With a flicker in his blue eye Ray says, He’s lucky the lines never caught fire. Have you ever seen these burn? He’s looking over the branches of a tree. They’re sagging over the roof of the trailer, caught up in some power lines. There’s a gas tank, a generator. It’s an elm tree, like the one in Paul’s backyard. What is the logical conclusion of his observation? Paul might swipe at the gasoline in Ray’s hands, the plastic red container falling to the ground, spilling a little over their shoes. What has the man done to deserve another day alive, after all, or an intact trailer, pre-fire? The ads and fields going up in smoke. But it doesn’t happen. Paul turns up the ashes in the fire pit, smelling them on his hands, rubbing them below his eyes. The man is elsewhere, ducking under bushes, playing war games. After a while, a little shining cloud floats above the trailer. Is it a portal? Ray says. Maggie steps near it. It sucks at her a bit, Paul thinks, though not enough to lift her off the ground.
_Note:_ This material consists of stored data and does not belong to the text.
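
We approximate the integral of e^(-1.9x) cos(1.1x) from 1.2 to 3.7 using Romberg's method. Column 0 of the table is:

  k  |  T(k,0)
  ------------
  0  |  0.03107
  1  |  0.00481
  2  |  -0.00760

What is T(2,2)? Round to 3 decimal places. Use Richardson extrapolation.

-0.012

T(1,1) = 0.00481 + (0.00481 − 0.03107)/3 = -0.00394
T(2,1) = -0.00760 + (-0.00760 − 0.00481)/3 = -0.01174
T(2,2) = -0.01174 + (-0.01174 − (-0.00394))/15 = -0.01226
(Column j=1 coincides with Simpson's rule on the same nodes.)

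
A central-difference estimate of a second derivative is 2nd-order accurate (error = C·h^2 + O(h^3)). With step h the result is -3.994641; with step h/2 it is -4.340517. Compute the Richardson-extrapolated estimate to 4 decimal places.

The leading error scales as h^2; refining by a factor of 2 reduces it by 2^2 = 4.
Extrapolated value = (4·A(h/2) − A(h)) / (4 − 1)
= (4·(-4.340517) − (-3.994641)) / 3
= -13.367427 / 3 = -4.455809

-4.4558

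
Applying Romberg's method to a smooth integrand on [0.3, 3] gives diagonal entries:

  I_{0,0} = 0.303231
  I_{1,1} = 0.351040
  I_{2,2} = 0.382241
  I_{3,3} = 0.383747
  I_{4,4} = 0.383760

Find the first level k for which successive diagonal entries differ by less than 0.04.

k = 2

|I_{1,1} − I_{0,0}| = 0.047809 ≥ 0.04
|I_{2,2} − I_{1,1}| = 0.031201 < 0.04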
Later, Ray and Maggie are fooling around. They’re having fun; ashes cover parts of her body. There are sly glances, new flowerings of touch Paul doesn’t know. There is such small glory in unrequited love, and freedom in six cans of beer. The creek is west of the road, but just a minute from the clearing the man is on his back on the ground. He’s passed out, dreaming of somewhere far away. Paul crouches over him, breathing onto his face. He covers his dull eyes with his hand, and they don’t blink. Then he searches for the jade in his pocket and places it on the man’s forehead. He might sleep a little better this way, or wake up closer to home. Paul thinks so while he’s walking away, not home, and not back to the trailer.